Responsible Budgeting and Spending Comparisons in Louisiana
The Pelican Institute has highlighted the need for better state budgeting and tax reform. This includes the Responsible Louisiana Budget (RLB), which was released earlier this year. The RLB shows that Louisiana’s budget has been growing at unsustainable levels, and that an improved growth factor for the expenditure limit and initial appropriations is needed.
Recently, Americans for Tax Reform released a similar comparison for all 50 states, including Louisiana, in its Sustainable Budget Project. This report shows that, on the surface, Louisiana’s spending has not been as unsustainable as the RLB shows.
Why is there a different outcome in the two reports?
- The RLB is using initial appropriations, otherwise known as the state’s operating budget at the beginning of the fiscal year; whereas ATR is using actual spending, which is a backward-looking measure. The differences between amounts budgeted and what is actually spent can vary greatly.

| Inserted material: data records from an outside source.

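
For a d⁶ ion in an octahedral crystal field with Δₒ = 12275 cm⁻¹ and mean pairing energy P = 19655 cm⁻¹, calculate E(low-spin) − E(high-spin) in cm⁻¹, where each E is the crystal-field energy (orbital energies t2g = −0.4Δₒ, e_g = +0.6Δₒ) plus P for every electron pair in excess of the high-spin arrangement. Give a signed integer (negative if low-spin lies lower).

High-spin d⁶ fills as t2g^4 e_g^2 with CFSE 4(−0.4) + 2(+0.6) = -0.4Δₒ = -4910 cm⁻¹.
For low-spin the configuration is t2g^6 e_g^0: orbital energy -2.4 × 12275 = -29460 cm⁻¹, and 2 additional pairs relative to high-spin add 39310 cm⁻¹, giving 9850 cm⁻¹.
Thus E(LS) − E(HS) = 14760 cm⁻¹.

14760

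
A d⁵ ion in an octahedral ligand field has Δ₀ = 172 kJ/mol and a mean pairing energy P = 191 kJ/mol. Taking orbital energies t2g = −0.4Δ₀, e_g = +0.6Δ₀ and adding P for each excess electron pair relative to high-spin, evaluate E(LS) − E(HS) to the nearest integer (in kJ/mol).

38

High-spin: t2g^3 e_g^2, CFSE = 0.0Δ₀ = 0 kJ/mol.
Low-spin: t2g^5 e_g^0, orbital CFSE = -2.0Δ₀ = -344 kJ/mol; plus 2 excess pairs × P = +382 kJ/mol; total 38 kJ/mol.
The difference is 38 − (0) = 38 kJ/mol, so high-spin lies lower.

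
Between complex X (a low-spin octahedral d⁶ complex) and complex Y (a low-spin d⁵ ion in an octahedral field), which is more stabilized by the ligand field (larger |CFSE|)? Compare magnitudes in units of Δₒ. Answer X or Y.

X

X: t2g^6 e_g^0, CFSE = -2.4Δₒ.
Y: t2g^5 e_g^0, CFSE = -2.0Δₒ.
So X has the larger |CFSE|.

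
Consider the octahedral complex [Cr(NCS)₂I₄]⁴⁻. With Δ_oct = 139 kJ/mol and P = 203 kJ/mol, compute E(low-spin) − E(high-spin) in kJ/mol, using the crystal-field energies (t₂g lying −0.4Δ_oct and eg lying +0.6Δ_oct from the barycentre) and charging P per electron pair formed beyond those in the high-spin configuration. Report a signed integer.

64

Ligand charges: 2×(-1) from NCS⁻ and 4×(-1) from I⁻ sum to -6; with overall charge -4, Cr is +2.
Cr²⁺: group 6, so d-count = 6 − 2 = 4.
In the high-spin limit (t₂g³ eg¹) the orbital term is -0.6Δ_oct = -83 kJ/mol, with no excess pairing.
Low-spin: t₂g⁴ eg⁰, orbital CFSE = -1.6Δ_oct = -222 kJ/mol; plus 1 excess pair × P = +203 kJ/mol; total -19 kJ/mol.
The difference is -19 − (-83) = 64 kJ/mol, so high-spin lies lower.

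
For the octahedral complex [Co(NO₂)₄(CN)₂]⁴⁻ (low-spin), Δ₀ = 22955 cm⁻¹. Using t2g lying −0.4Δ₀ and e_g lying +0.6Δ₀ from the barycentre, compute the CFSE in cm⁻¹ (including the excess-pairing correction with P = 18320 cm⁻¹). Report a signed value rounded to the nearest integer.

-22999

Ligand charges: 4×(-1) from NO₂⁻ and 2×(-1) from CN⁻ sum to -6; with overall charge -4, Co is +2.
Co sits in group 9; removing 2 electrons leaves Co²⁺ with 9 − 2 = 7 d electrons.
The d⁷ electrons fill as t2g^6 e_g^1.
CFSE(orbital) = 6×(-0.4Δ₀) + 1×(0.6Δ₀) = -1.8Δ₀; with Δ₀ = 22955 cm⁻¹ that is -41319 cm⁻¹.
High-spin d⁷ would be t2g^5 e_g^2 with 2 pairs; low-spin has 3, so 1 excess pair costs +1P = +18320 cm⁻¹.
Net CFSE = -41319 + 18320 = -22999 cm⁻¹.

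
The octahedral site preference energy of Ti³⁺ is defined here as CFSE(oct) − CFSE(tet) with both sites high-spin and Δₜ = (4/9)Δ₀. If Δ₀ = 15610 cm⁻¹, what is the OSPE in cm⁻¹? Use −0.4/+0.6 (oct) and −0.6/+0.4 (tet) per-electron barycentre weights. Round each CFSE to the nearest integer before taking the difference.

Ti is in group 4, so Ti³⁺ is d¹ (4 − 3 = 1).
Octahedral high-spin t2g^1 e_g^0: CFSE = -0.4 × 15610 = -6244 cm⁻¹.
In a tetrahedral site the filling is e^1 t2^0: CFSE(tet) = -0.6Δₜ = -0.6 × (4/9)(15610) = -4163 cm⁻¹.
Subtracting, OSPE = -6244 − (-4163) = -2081 cm⁻¹.

-2081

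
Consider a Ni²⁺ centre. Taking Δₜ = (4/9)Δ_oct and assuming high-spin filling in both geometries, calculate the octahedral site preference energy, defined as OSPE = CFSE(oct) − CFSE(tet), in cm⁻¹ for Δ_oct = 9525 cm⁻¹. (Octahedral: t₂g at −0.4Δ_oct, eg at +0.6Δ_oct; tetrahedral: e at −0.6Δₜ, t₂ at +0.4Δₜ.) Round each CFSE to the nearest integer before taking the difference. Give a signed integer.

Ni sits in group 10; removing 2 electrons leaves Ni²⁺ with 10 − 2 = 8 d electrons.
Octahedral high-spin t2g^6 e_g^2: CFSE = -1.2 × 9525 = -11430 cm⁻¹.
Tetrahedral e^4 t2^4 gives -0.8Δₜ = -0.8 × (4/9) × 9525 = -3387 cm⁻¹.
Subtracting, OSPE = -11430 − (-3387) = -8043 cm⁻¹.

-8043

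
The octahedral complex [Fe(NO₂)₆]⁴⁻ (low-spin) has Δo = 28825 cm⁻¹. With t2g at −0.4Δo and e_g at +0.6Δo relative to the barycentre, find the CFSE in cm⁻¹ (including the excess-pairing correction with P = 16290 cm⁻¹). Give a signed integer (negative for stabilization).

Each NO₂⁻ contributes -1; 6 × (-1) = -6. With overall charge -4, Fe is in the +2 oxidation state.
Fe is in group 8, so Fe²⁺ is d⁶ (8 − 2 = 6).
Configuration: t2g^6 e_g^0.
CFSE(orbital) = 6×(-0.4Δo) + 0×(0.6Δo) = -2.4Δo; with Δo = 28825 cm⁻¹ that is -69180 cm⁻¹.
Pairing penalty: 3 pairs vs 1 in the high-spin reference → 2 extra × P = 32580 cm⁻¹.
Net CFSE = -69180 + 32580 = -36600 cm⁻¹.

-36600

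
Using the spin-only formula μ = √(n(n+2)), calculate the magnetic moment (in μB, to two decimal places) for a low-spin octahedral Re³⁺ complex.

2.83 μB

Re³⁺: group 7, so d-count = 7 − 3 = 4.
Configuration: t₂g⁴ eg⁰ → 2 unpaired electrons.
μ(spin-only) = √[2(2+2)] = √8 ≈ 2.83 μB.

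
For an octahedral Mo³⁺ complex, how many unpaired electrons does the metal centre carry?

3

Mo sits in group 6; removing 3 electrons leaves Mo³⁺ with 6 − 3 = 3 d electrons.
For octahedral d³ the high- and low-spin configurations coincide.
Configuration: t₂g³ eg⁰, giving 3 unpaired electrons.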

- The RLB is based only on state funds—state general fund, fees and self-generated revenues, and statutory dedications; whereas ATR’s study uses total funds, including federal dollars.
Outcomes of Each Report
The Responsible Budget model is currently being used successfully in other states to rein in spending. This is what Louisiana’s budget would have looked like had the RLB been employed over the last ten years.
- State funds appropriations were 0.9% higher than it would have been if the state had used the RLB over the last decade.
- State funds appropriations were $18.7 billion in 2022, which is 11.8%, or $2 billion, higher than what a Responsible Budget would have been.
- This means that the average household is paying about $2,700 more in taxes this year.
Here are the findings from ATR’s Sustainable Budget study over the last decade:
- Over the last ten years, spending of state funds and total funds has exceeded the population plus inflation growth factor. State funds spending was lower in the first five years of the decade, increasing by an average of 1.2% per year while population growth plus inflation increased by 2.0% per year. However, state funds spending greatly increased in the last half of the decade by an average of 4.9% per year, where the growth factor was only 1.5%.
- Total spending in FY 22 was 34.4%, or $11.2 billion, higher than the improved expenditure limit. This means that a family of four is paying $8,800 more in taxes to pay for the excess spending, which is not sustainable spending. Is One Report Better Than the Other?
No. Both reports are accurate and serve different purposes.
The RLB uses initial appropriations which helps lawmakers easily compare appropriation amounts from year to year as they are drafting the budget during session.
Because it covers spending instead of appropriations, the ATR study is a backwards-looking metric that can be used for making longer-term spending decisions, but it will be limited in its use during a legislative session.
Both reports compare the current expenditure limit with a proposed improved expenditure limit. The current limit is the three-year average of personal income growth, which is an extremely volatile measure. The proposed improved limit is the three-year average of population growth plus inflation. The RLB and ATR reports can work together, providing limits on the front and back end to ensure that spending remains responsible throughout the year.
Both reports show recent elevated appropriations and spending. There is clearly room for budgeting restraint in Louisiana. These measures have benefits to lawmakers and the public so that they can have the tools necessary to restrain government spending and provide a responsible budget. Doing so will have many payoffs over time, including making the comeback in the Pelican State happen more quickly by eliminating personal income taxes, providing a more dynamic economy, and improving opportunities for people to flourish.